Artificial Joints May Soon Run Smoother
Nature's Secret Lubricant: Tiny 'Brushes' Fight Friction
Sept. 10, 2003 -- A biochemical breakthrough means that replacement joints soon may run a lot more smoothly -- and last a lot longer.
That would be good news for people with artificial hips, knees, and other joints who need expensive surgery when their bionic parts need replacement.
The news comes from the lab of Jacob Klein, PhD, of Israel's Weizmann Institute and England's Oxford University. Klein and colleagues report the finding in the Sept. 11 issue of Nature.

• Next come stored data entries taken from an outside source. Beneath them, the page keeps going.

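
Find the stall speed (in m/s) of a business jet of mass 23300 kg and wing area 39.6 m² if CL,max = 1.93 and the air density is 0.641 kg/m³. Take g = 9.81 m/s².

V_stall = 96.6 m/s

Weight W = mg = 23300 × 9.81 = 2.286×10^5 N.
V_stall = √(2W/(ρ·S·CL,max)) = √(2 × 2.286×10^5 / (0.641 × 39.6 × 1.93))
V_stall = √9331 = 96.6 m/s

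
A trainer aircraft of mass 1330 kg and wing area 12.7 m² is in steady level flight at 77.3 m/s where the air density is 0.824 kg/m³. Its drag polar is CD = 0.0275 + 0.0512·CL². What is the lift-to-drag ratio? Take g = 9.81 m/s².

L/D = 11.5

Level flight ⇒ L = W = m·g = 1330 × 9.81 = 13047 N.
q = ½ρv² = ½ × 0.824 × 77.3² = 2462 Pa.
CL = 2W/(ρv²S) = 2×13047/(0.824×77.3²×12.7) = 0.4173.
CD = 0.0275 + 0.0512 × 0.4173² = 0.03642.
L/D = CL/CD = 0.4173 / 0.03642 = 11.5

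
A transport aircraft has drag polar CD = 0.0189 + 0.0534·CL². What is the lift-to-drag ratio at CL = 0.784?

CD = 0.0189 + 0.0534 × 0.784² = 0.05172
L/D = CL/CD = 0.784 / 0.05172 = 15.2

L/D = 15.2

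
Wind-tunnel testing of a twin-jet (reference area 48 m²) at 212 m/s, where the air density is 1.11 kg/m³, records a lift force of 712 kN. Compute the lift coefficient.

From L = ½ρv²S·CL, rearranging gives CL = 2L/(ρv²S).
CL = 2 × 7.12×10^5 / (1.11 × 212² × 48) = 0.595

CL = 0.595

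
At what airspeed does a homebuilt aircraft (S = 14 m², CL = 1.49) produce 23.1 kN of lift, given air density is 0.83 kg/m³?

L = ½ρv²S·CL ⇒ v = √(2L/(ρ·S·CL))
v = √(2 × 23100 / (0.83 × 14 × 1.49)) = √2668 = 51.7 m/s

v = 51.7 m/s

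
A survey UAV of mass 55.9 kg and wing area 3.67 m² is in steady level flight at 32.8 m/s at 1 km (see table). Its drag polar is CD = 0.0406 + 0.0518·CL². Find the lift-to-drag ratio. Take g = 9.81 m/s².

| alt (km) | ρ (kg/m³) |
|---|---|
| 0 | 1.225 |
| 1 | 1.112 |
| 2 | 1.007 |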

The researchers were studying friction between two surfaces rubbed together under water. To reduce the friction between the surfaces, they attached tiny "bristles" to each surface.
Each bristle is made of long organic molecules with a water-hating bottom half that sticks to the surface. The top half of each bristle is made of water-loving molecules with an electric charge. When two of these "hairbrush" surfaces are rubbed together in water, they repel each other. This makes for minimal friction.
Biological surfaces have similar electrical charges. Klein and colleagues suggest that their polymer brushes may not be new, after all. Mother Nature may already be using them for lubrication.
"Our findings may have implications for ... the design of lubricated surfaces in artificial implants," the researchers suggest.